Through similar hacking of the file as in the tar test above, a few important things come out:

  • It is possible to corrupt individual files, without the ability to unzip being affected. However, like tar, it will report a error (echo $? -> ‘2’) if the file crc32 doesn’t match the checksum in the central directory.
    • BUT, this corruption seemed to only affect the file that the damage was made too. The other files in the archive were unaffected. Which is nice.
  • Losing the end of the file renders the archive hard to recover.
  • It does not checksum the central directory, so slight alterations here can cause all sorts of unintended changes: (NB altered a filename in the central directory [a ‘3’->’4′])
    • ben@billpardy:~/tar_testground/zip_test/3$ unzip test.zip
      Archive: test.zip
      New document 1.2007_04_07_14_59_58.0: mismatching “local” filename (New document 1.2007_03_07_14_59_58.0),
      continuing with “central” filename version
      inflating: New document 1.2007_04_07_14_59_58.0
      inflating: New document 1.2007_09_07_14_18_02.0
      inflating: New document 1.2007_11_16_12_21_20.0
      ben@billpardy:~/tar_testground/zip_test/3$ echo $?
      1
    • Note that the unzip utility did error out, but the filename of the file extracted was altered to the ‘phony’ central directory one. It should be New document 1.2007_03_07_14_59_58.0

Additive damage:

Addition to file region: This test resulted in quite a surprise for me, it did a lot better than I had anticipated. The unzip utility not only worked out that I had added 3 bytes to the first file in the set, but managed to reroute around that damage so that I could retrieve the subsequent files in the archive:

ben@billpardy:~/tar_testground/zip_test/4$ unzip test.zip
Archive: test.zip
warning [test.zip]: 3 extra bytes at beginning or within zipfile
(attempting to process anyway)
file #1: bad zipfile offset (local header sig): 3
(attempting to re-compensate)
inflating: New document 1.2007_03_07_14_59_58.0
error: invalid compressed data to inflate
file #2: bad zipfile offset (local header sig): 1243
(attempting to re-compensate)
inflating: New document 1.2007_09_07_14_18_02.0
inflating: New document 1.2007_11_16_12_21_20.0

Addition to central directory region: This one was, an anticipated, more devastating. A similar addition of three bytes to the middle of the region gave this result:

ben@billpardy:~/tar_testground/zip_test/5$ unzip test.zip
Archive: test.zip
warning [test.zip]: 3 extra bytes at beginning or within zipfile
(attempting to process anyway)
error [test.zip]: reported length of central directory is
-3 bytes too long (Atari STZip zipfile? J.H.Holm ZIPSPLIT 1.1
zipfile?). Compensating…
inflating: New document 1.2007_03_07_14_59_58.0
file #2: bad zipfile offset (lseek): -612261888

It rendered just a single file readable in the archive, but this was still a good result. It might be possible to remove the problem addition, given thorough knowledge of the zip format. However, the most important part is that it errors out, rather than silently failing.

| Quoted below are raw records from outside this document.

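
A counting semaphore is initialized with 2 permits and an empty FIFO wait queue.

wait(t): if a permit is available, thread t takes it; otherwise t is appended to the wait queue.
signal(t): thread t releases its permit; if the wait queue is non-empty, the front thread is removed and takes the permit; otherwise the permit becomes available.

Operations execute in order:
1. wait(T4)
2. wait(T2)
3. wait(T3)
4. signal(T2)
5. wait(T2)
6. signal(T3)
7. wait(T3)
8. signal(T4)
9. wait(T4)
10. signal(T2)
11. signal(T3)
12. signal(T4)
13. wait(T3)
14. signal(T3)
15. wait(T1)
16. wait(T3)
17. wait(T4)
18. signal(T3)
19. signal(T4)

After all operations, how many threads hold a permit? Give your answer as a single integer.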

Summary: the zip format looks quite robust as well, but pay attention to the error codes that the commandline utility (and hopefully, native unzip libraries) emit. Bitwise errors to files do not propagate to the other files, but do do widespread damage to the file in question, due to its compressed nature. It survives additive damage far better than the tar format, able to compensate and retrieve unaffected files.

Tar.gz ‘format’:

This can be seen as a combination of the two archive formats above. On the surface, it is a zip-style archive, but with a single file (the .tar file) and a single entry in the central directory. It shouldn’t take long to realise then, that any change to the bulk of the tar.gz will cause havok thoughout the archive. In fact, a single byte substitution I made to a the file region in a test archive caused all byte sequences of ‘it’ to turn into ‘:/’. This decimated the XML in the archive, as all files where affected in the same manner.

Summary: Combine the two archive types above but in a bad way. Errors affect the archive as a whole – damage to any part of the bulk of the archive can cause widespread damage and damage to the end of the file can cause it all to be unreadable.